The most often remodeled room – and the most expensive – in any home is the kitchen. This room gets used every day, so it continually reminds homeowners what it needs in the way of updates, patches and repairs. Problems can surface when the vision exceeds the budget; we find that most budgets begin at $40,000 and can easily hit $75,000, and go up from there. Thankfully, there are design tricks to employ without breaking the budget.
The ceiling. Many homes built in the 1970s and 80s have lowered ceilings with fluorescent light boxes. In some cases this creates a sleek, modern look and provides good light, but in most cases it makes the ceiling feel oppressive and the space small. Attempts to lighten up the space with lighter colors are good, but nothing makes as big a difference as removing that old ceiling and restoring it to structural ceiling level, which usually is a foot higher. If you can’t remove it completely for mechanical or structural reasons, you usually can remove all but what can appear to be a decorative box or “furr down” around the edge of the space.
Traffic flow. In an attempt to create a good work triangle, many older kitchens are closed in with walls or base cabinets on all sides creating a “choke point” for traffic coming into and out of the space. Today’s kitchen needs an open space with an oversized island and open circulation. Families cook together, and openness allows everyone to flow into the kitchen and around the island to prepare food or fix a plate without interrupting the cook.

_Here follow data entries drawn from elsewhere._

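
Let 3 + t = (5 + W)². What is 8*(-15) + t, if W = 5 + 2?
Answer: 21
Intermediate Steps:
W = 7
t = 141 (t = -3 + (5 + 7)² = -3 + 12² = -3 + 144 = 141)
8*(-15) + t = 8*(-15) + 141 = -120 + 141 = 21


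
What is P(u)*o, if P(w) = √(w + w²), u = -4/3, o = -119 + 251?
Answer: 88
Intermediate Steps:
o = 132
u = -4/3 (u = -4*⅓ = -4/3 ≈ -1.3333)
P(u)*o = √(-4*(1 - 4/3)/3)*132 = √(-4/3*(-⅓))*132 = √(4/9)*132 = (⅔)*132 = 88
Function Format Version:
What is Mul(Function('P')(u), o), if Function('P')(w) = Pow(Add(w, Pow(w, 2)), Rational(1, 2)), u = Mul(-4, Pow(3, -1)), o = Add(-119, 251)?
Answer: 88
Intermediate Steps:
o = 132
u = Rational(-4, 3) (u = Mul(-4, Rational(1, 3)) = Rational(-4, 3) ≈ -1.3333)
Mul(Function('P')(u), o) = Mul(Pow(Mul(Rational(-4, 3), Add(1, Rational(-4, 3))), Rational(1, 2)), 132) = Mul(Pow(Mul(Rational(-4, 3), Rational(-1, 3)), Rational(1, 2)), 132) = Mul(Pow(Rational(4, 9), Rational(1, 2)), 132) = Mul(Rational(2, 3), 132) = 88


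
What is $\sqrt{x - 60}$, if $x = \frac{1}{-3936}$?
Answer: $\frac{i \sqrt{58095606}}{984} \approx 7.746 i$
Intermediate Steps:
$x = - \frac{1}{3936} \approx -0.00025406$
$\sqrt{x - 60} = \sqrt{- \frac{1}{3936} - 60} = \sqrt{- \frac{236161}{3936}} = \frac{i \sqrt{58095606}}{984}$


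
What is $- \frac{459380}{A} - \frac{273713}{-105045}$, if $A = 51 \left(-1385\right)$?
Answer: $\frac{10080431}{1106615} \approx 9.1093$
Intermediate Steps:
$A = -70635$
$- \frac{459380}{A} - \frac{273713}{-105045} = - \frac{459380}{-70635} - \frac{273713}{-105045} = \left(-459380\right) \left(- \frac{1}{70635}\right) - - \frac{1837}{705} = \frac{91876}{14127} + \frac{1837}{705} = \frac{10080431}{1106615}$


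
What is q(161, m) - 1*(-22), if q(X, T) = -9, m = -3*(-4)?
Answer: 13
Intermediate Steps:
m = 12
q(161, m) - 1*(-22) = -9 - 1*(-22) = -9 + 22 = 13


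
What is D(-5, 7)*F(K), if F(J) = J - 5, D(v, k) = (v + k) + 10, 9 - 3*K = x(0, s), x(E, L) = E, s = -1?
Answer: -24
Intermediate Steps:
K = 3 (K = 3 - ⅓*0 = 3 + 0 = 3)
D(v, k) = 10 + k + v (D(v, k) = (k + v) + 10 = 10 + k + v)
F(J) = -5 + J
D(-5, 7)*F(K) = (10 + 7 - 5)*(-5 + 3) = 12*(-2) = -24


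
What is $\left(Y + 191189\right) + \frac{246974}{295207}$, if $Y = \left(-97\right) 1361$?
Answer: $\frac{17468235578}{295207} \approx 59173.0$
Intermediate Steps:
$Y = -132017$
$\left(Y + 191189\right) + \frac{246974}{295207} = \left(-132017 + 191189\right) + \frac{246974}{295207} = 59172 + 246974 \cdot \frac{1}{295207} = 59172 + \frac{246974}{295207} = \frac{17468235578}{295207}$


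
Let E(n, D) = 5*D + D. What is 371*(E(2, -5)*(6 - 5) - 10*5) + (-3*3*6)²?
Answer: -26764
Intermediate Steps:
E(n, D) = 6*D
371*(E(2, -5)*(6 - 5) - 10*5) + (-3*3*6)² = 371*((6*(-5))*(6 - 5) - 10*5) + (-3*3*6)² = 371*(-30*1 - 50) + (-9*6)² = 371*(-30 - 50) + (-54)² = 371*(-80) + 2916 = -29680 + 2916 = -26764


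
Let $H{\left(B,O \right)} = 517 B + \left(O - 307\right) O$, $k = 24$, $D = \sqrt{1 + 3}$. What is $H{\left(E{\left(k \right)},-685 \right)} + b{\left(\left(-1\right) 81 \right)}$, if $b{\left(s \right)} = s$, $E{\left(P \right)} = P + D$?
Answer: $692881$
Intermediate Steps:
$D = 2$ ($D = \sqrt{4} = 2$)
$E{\left(P \right)} = 2 + P$ ($E{\left(P \right)} = P + 2 = 2 + P$)
$H{\left(B,O \right)} = 517 B + O \left(-307 + O\right)$ ($H{\left(B,O \right)} = 517 B + \left(-307 + O\right) O = 517 B + O \left(-307 + O\right)$)
$H{\left(E{\left(k \right)},-685 \right)} + b{\left(\left(-1\right) 81 \right)} = \left(\left(-685\right)^{2} - -210295 + 517 \left(2 + 24\right)\right) - 81 = \left(469225 + 210295 + 517 \cdot 26\right) - 81 = \left(469225 + 210295 + 13442\right) - 81 = 692962 - 81 = 692881$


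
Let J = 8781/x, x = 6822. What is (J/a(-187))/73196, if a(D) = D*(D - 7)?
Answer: 2927/6038389805712 ≈ 4.8473e-10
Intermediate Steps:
J = 2927/2274 (J = 8781/6822 = 8781*(1/6822) = 2927/2274 ≈ 1.2872)
a(D) = D*(-7 + D)
(J/a(-187))/73196 = (2927/(2274*((-187*(-7 - 187)))))/73196 = (2927/(2274*((-187*(-194)))))*(1/73196) = ((2927/2274)/36278)*(1/73196) = ((2927/2274)*(1/36278))*(1/73196) = (2927/82496172)*(1/73196) = 2927/6038389805712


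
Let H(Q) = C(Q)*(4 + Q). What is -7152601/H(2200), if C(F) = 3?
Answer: -7152601/6612 ≈ -1081.8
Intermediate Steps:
H(Q) = 12 + 3*Q (H(Q) = 3*(4 + Q) = 12 + 3*Q)
-7152601/H(2200) = -7152601/(12 + 3*2200) = -7152601/(12 + 6600) = -7152601/6612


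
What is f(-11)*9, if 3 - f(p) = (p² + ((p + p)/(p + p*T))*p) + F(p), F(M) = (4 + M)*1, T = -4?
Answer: -1065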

Cabinetry. Base cabinets with wall-hung cabinets above them are on their way out, we believe. In this kitchen (see photo) a bank of 24–in. deep cabinets features no countertop at all. This can hide coffee makers, mixers and similar appliances. Meanwhile, the pantry, instead of being sheetrock and wood trim, is wrapped with wood to look like part of the cabinets, creating a furniture-like quality to the entire wall of cabinetry.

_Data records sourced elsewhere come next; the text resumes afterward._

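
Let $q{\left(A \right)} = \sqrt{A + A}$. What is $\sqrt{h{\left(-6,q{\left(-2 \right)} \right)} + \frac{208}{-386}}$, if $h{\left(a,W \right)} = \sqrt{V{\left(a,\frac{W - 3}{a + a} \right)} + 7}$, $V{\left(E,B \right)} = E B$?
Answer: $\frac{\sqrt{-80288 + 74498 \sqrt{2} \sqrt{11 + 2 i}}}{386} \approx 1.3499 + 0.07865 i$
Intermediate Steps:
$V{\left(E,B \right)} = B E$
$q{\left(A \right)} = \sqrt{2} \sqrt{A}$ ($q{\left(A \right)} = \sqrt{2 A} = \sqrt{2} \sqrt{A}$)
$h{\left(a,W \right)} = \sqrt{\frac{11}{2} + \frac{W}{2}}$ ($h{\left(a,W \right)} = \sqrt{\frac{W - 3}{a + a} a + 7} = \sqrt{\frac{-3 + W}{2 a} a + 7} = \sqrt{\left(- \frac{3}{2} + \frac{W}{2}\right) + 7} = \sqrt{\frac{11}{2} + \frac{W}{2}}$)
$\sqrt{h{\left(-6,q{\left(-2 \right)} \right)} + \frac{208}{-386}} = \sqrt{\frac{\sqrt{22 + 2 \sqrt{2} \sqrt{-2}}}{2} + \frac{208}{-386}} = \sqrt{\frac{\sqrt{22 + 2 \sqrt{2} i \sqrt{2}}}{2} + 208 \left(- \frac{1}{386}\right)} = \sqrt{\frac{\sqrt{22 + 2 \cdot 2 i}}{2} - \frac{104}{193}} = \sqrt{\frac{\sqrt{22 + 4 i}}{2} - \frac{104}{193}} = \sqrt{- \frac{104}{193} + \frac{\sqrt{22 + 4 i}}{2}}$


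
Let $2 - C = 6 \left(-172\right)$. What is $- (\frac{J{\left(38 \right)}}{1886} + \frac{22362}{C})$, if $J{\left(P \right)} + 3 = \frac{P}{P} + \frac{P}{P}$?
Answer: $- \frac{21086849}{975062} \approx -21.626$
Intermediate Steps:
$J{\left(P \right)} = -1$ ($J{\left(P \right)} = -3 + \left(\frac{P}{P} + \frac{P}{P}\right) = -3 + \left(1 + 1\right) = -3 + 2 = -1$)
$C = 1034$ ($C = 2 - 6 \left(-172\right) = 2 - -1032 = 2 + 1032 = 1034$)
$- (\frac{J{\left(38 \right)}}{1886} + \frac{22362}{C}) = - (- \frac{1}{1886} + \frac{22362}{1034}) = - (\left(-1\right) \frac{1}{1886} + 22362 \cdot \frac{1}{1034}) = - (- \frac{1}{1886} + \frac{11181}{517}) = \left(-1\right) \frac{21086849}{975062} = - \frac{21086849}{975062}$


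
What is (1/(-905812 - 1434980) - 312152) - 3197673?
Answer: -8215770281401/2340792 ≈ -3.5098e+6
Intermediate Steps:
(1/(-905812 - 1434980) - 312152) - 3197673 = (1/(-2340792) - 312152) - 3197673 = (-1/2340792 - 312152) - 3197673 = -730682904385/2340792 - 3197673 = -8215770281401/2340792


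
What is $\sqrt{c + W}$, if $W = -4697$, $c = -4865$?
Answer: $i \sqrt{9562} \approx 97.786 i$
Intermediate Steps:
$\sqrt{c + W} = \sqrt{-4865 - 4697} = \sqrt{-9562} = i \sqrt{9562}$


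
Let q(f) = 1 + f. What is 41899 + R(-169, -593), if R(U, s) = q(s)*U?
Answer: 141947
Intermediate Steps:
R(U, s) = U*(1 + s) (R(U, s) = (1 + s)*U = U*(1 + s))
41899 + R(-169, -593) = 41899 - 169*(1 - 593) = 41899 - 169*(-592) = 41899 + 100048 = 141947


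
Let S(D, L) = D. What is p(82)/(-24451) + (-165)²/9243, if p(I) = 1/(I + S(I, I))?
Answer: 12130140073/4118233028 ≈ 2.9455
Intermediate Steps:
p(I) = 1/(2*I) (p(I) = 1/(I + I) = 1/(2*I))
p(82)/(-24451) + (-165)²/9243 = ((½)/82)/(-24451) + (-165)²/9243 = ((½)*(1/82))*(-1/24451) + 27225*(1/9243) = (1/164)*(-1/24451) + 3025/1027 = -1/4009964 + 3025/1027 = 12130140073/4118233028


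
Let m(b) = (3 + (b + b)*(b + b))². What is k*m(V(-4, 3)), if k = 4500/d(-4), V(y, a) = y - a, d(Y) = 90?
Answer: 1980050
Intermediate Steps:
m(b) = (3 + 4*b²)² (m(b) = (3 + (2*b)*(2*b))² = (3 + 4*b²)²)
k = 50 (k = 4500/90 = 4500*(1/90) = 50)
k*m(V(-4, 3)) = 50*(3 + 4*(-4 - 1*3)²)² = 50*(3 + 4*(-4 - 3)²)² = 50*(3 + 4*(-7)²)² = 50*(3 + 4*49)² = 50*(3 + 196)² = 50*199² = 50*39601 = 1980050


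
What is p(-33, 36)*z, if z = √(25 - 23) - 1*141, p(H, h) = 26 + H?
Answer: 987 - 7*√2 ≈ 977.10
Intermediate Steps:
z = -141 + √2 (z = √2 - 141 = -141 + √2 ≈ -139.59)
p(-33, 36)*z = (26 - 33)*(-141 + √2) = -7*(-141 + √2) = 987 - 7*√2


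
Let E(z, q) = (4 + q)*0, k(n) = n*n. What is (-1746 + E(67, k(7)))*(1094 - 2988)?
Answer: 3306924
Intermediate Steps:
k(n) = n²
E(z, q) = 0
(-1746 + E(67, k(7)))*(1094 - 2988) = (-1746 + 0)*(1094 - 2988) = -1746*(-1894) = 3306924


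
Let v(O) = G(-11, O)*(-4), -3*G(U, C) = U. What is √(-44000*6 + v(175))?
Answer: 2*I*√594033/3 ≈ 513.82*I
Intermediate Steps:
G(U, C) = -U/3
v(O) = -44/3 (v(O) = -⅓*(-11)*(-4) = (11/3)*(-4) = -44/3)
√(-44000*6 + v(175)) = √(-44000*6 - 44/3) = √(-8800*30 - 44/3) = √(-264000 - 44/3) = √(-792044/3) = 2*I*√594033/3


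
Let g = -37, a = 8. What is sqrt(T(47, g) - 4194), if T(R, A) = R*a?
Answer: I*sqrt(3818) ≈ 61.79*I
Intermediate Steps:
T(R, A) = 8*R (T(R, A) = R*8 = 8*R)
sqrt(T(47, g) - 4194) = sqrt(8*47 - 4194) = sqrt(376 - 4194) = sqrt(-3818) = I*sqrt(3818)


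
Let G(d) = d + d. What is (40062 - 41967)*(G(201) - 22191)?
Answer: 41508045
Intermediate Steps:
G(d) = 2*d
(40062 - 41967)*(G(201) - 22191) = (40062 - 41967)*(2*201 - 22191) = -1905*(402 - 22191) = -1905*(-21789) = 41508045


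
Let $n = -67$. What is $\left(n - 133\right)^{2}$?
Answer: $40000$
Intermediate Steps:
$\left(n - 133\right)^{2} = \left(-67 - 133\right)^{2} = \left(-200\right)^{2} = 40000$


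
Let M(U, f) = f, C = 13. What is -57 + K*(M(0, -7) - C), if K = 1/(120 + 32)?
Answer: -2171/38 ≈ -57.132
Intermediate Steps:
K = 1/152 ≈ 0.0065789
-57 + K*(M(0, -7) - C) = -57 + (-7 - 1*13)/152 = -57 + (-7 - 13)/152 = -57 + (1/152)*(-20) = -57 - 5/38 = -2171/38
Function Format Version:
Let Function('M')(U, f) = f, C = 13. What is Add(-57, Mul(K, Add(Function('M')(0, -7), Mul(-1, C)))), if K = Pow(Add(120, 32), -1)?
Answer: Rational(-2171, 38) ≈ -57.132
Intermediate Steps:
K = Rational(1, 152) (K = Pow(152, -1) = Rational(1, 152) ≈ 0.0065789)
Add(-57, Mul(K, Add(Function('M')(0, -7), Mul(-1, C)))) = Add(-57, Mul(Rational(1, 152), Add(-7, Mul(-1, 13)))) = Add(-57, Mul(Rational(1, 152), Add(-7, -13))) = Add(-57, Mul(Rational(1, 152), -20)) = Add(-57, Rational(-5, 38)) = Rational(-2171, 38)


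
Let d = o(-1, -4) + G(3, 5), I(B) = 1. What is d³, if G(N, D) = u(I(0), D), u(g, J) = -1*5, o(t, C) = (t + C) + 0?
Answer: -1000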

This whimsical mixing of cabinet styles, colors and shapes extends to a few other elements . Often, the island and a china cabinet are painted in a contrasting color to the rest of the cabinetry, which often is stained and clear finished. In the kitchen shownon this page, the interior designer also painted the cabinetry that encases the vent hood with that same ebony or espresso finish. Many times we incorporate cabinet doors with glass panels; for the less bold, these panels can be seed glass, rain glass or some other translucent but not transparent glass.
Islands. Islands come in all sizes and shapes, but we typically create an eating bar that doesn’t line the family up like in an old-time diner, elbow-to-elbow. We try to create an eating area that is more like a table so people can see the person they are talking to.

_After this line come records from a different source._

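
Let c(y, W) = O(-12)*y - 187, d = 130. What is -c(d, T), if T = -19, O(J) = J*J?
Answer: -18533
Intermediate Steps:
O(J) = J²
c(y, W) = -187 + 144*y (c(y, W) = (-12)²*y - 187 = 144*y - 187 = -187 + 144*y)
-c(d, T) = -(-187 + 144*130) = -(-187 + 18720) = -1*18533 = -18533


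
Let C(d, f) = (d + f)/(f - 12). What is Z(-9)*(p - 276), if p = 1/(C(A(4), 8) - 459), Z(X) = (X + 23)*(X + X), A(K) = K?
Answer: 765078/11 ≈ 69553.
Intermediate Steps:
C(d, f) = (d + f)/(-12 + f)
Z(X) = 2*X*(23 + X) (Z(X) = (23 + X)*(2*X) = 2*X*(23 + X))
p = -1/462 (p = 1/((4 + 8)/(-12 + 8) - 459) = 1/(12/(-4) - 459) = 1/(-1/4*12 - 459) = 1/(-3 - 459) = 1/(-462) = -1/462 ≈ -0.0021645)
Z(-9)*(p - 276) = (2*(-9)*(23 - 9))*(-1/462 - 276) = (2*(-9)*14)*(-127513/462) = -252*(-127513/462) = 765078/11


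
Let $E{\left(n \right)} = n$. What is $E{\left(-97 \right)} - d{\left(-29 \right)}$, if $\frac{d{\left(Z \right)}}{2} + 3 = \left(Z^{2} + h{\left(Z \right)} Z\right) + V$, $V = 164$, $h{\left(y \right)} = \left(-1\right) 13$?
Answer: $-2855$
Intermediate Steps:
$h{\left(y \right)} = -13$
$d{\left(Z \right)} = 322 - 26 Z + 2 Z^{2}$ ($d{\left(Z \right)} = -6 + 2 \left(\left(Z^{2} - 13 Z\right) + 164\right) = -6 + 2 \left(164 + Z^{2} - 13 Z\right) = -6 + \left(328 - 26 Z + 2 Z^{2}\right) = 322 - 26 Z + 2 Z^{2}$)
$E{\left(-97 \right)} - d{\left(-29 \right)} = -97 - \left(322 - -754 + 2 \left(-29\right)^{2}\right) = -97 - \left(322 + 754 + 2 \cdot 841\right) = -97 - \left(322 + 754 + 1682\right) = -97 - 2758 = -2855$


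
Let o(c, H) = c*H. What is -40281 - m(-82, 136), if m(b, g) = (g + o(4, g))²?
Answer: -502681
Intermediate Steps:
o(c, H) = H*c
m(b, g) = 25*g² (m(b, g) = (g + g*4)² = (g + 4*g)² = (5*g)² = 25*g²)
-40281 - m(-82, 136) = -40281 - 25*136² = -40281 - 25*18496 = -40281 - 1*462400 = -40281 - 462400 = -502681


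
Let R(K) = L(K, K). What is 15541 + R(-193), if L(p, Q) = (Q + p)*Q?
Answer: 90039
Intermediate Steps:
L(p, Q) = Q*(Q + p)
R(K) = 2*K² (R(K) = K*(K + K) = K*(2*K) = 2*K²)
15541 + R(-193) = 15541 + 2*(-193)² = 15541 + 2*37249 = 15541 + 74498 = 90039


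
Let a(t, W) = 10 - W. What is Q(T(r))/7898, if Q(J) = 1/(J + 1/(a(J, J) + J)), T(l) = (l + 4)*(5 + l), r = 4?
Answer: 5/2847229 ≈ 1.7561e-6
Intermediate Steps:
T(l) = (4 + l)*(5 + l)
Q(J) = 1/(1/10 + J) (Q(J) = 1/(J + 1/((10 - J) + J)) = 1/(J + 1/10) = 1/(1/10 + J))
Q(T(r))/7898 = (10/(1 + 10*(20 + 4**2 + 9*4)))/7898 = (10/(1 + 10*(20 + 16 + 36)))*(1/7898) = (10/(1 + 10*72))*(1/7898) = (10/(1 + 720))*(1/7898) = (10/721)*(1/7898) = 5/2847229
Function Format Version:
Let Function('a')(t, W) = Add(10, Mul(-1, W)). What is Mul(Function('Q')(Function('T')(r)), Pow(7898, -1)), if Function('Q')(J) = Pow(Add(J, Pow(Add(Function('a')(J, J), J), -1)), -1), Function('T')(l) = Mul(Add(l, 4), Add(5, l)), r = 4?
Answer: Rational(5, 2847229) ≈ 1.7561e-6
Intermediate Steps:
Function('T')(l) = Mul(Add(4, l), Add(5, l))
Function('Q')(J) = Pow(Add(Rational(1, 10), J), -1) (Function('Q')(J) = Pow(Add(J, Pow(Add(Add(10, Mul(-1, J)), J), -1)), -1) = Pow(Add(J, Pow(10, -1)), -1) = Pow(Add(J, Rational(1, 10)), -1) = Pow(Add(Rational(1, 10), J), -1))
Mul(Function('Q')(Function('T')(r)), Pow(7898, -1)) = Mul(Mul(10, Pow(Add(1, Mul(10, Add(20, Pow(4, 2), Mul(9, 4)))), -1)), Pow(7898, -1)) = Mul(Mul(10, Pow(Add(1, Mul(10, Add(20, 16, 36))), -1)), Rational(1, 7898)) = Mul(Mul(10, Pow(Add(1, Mul(10, 72)), -1)), Rational(1, 7898)) = Mul(Mul(10, Pow(Add(1, 720), -1)), Rational(1, 7898)) = Mul(Mul(10, Pow(721, -1)), Rational(1, 7898)) = Mul(Mul(10, Rational(1, 721)), Rational(1, 7898)) = Mul(Rational(10, 721), Rational(1, 7898)) = Rational(5, 2847229)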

Lighting. The most cost-effective change to modernize any spaceis to invest in good lighting. Put glass shelves in glass cabinets with LED lights inside the boxes, or if clients don’t want glass shelves use LED ribbon lighting installed vertically inside the door pointing back at the shelves. Incorporate a decorative hanging light to set apart the eating area. And, change out fluorescents for recessed cans. Old fashioned incandescent bulbs can add heat to the kitchen, so shop for color-corrected LED bulbs instead. Add task lighting under the upper cabinets, and if your kitchen will allow, add uplighting above the uppers.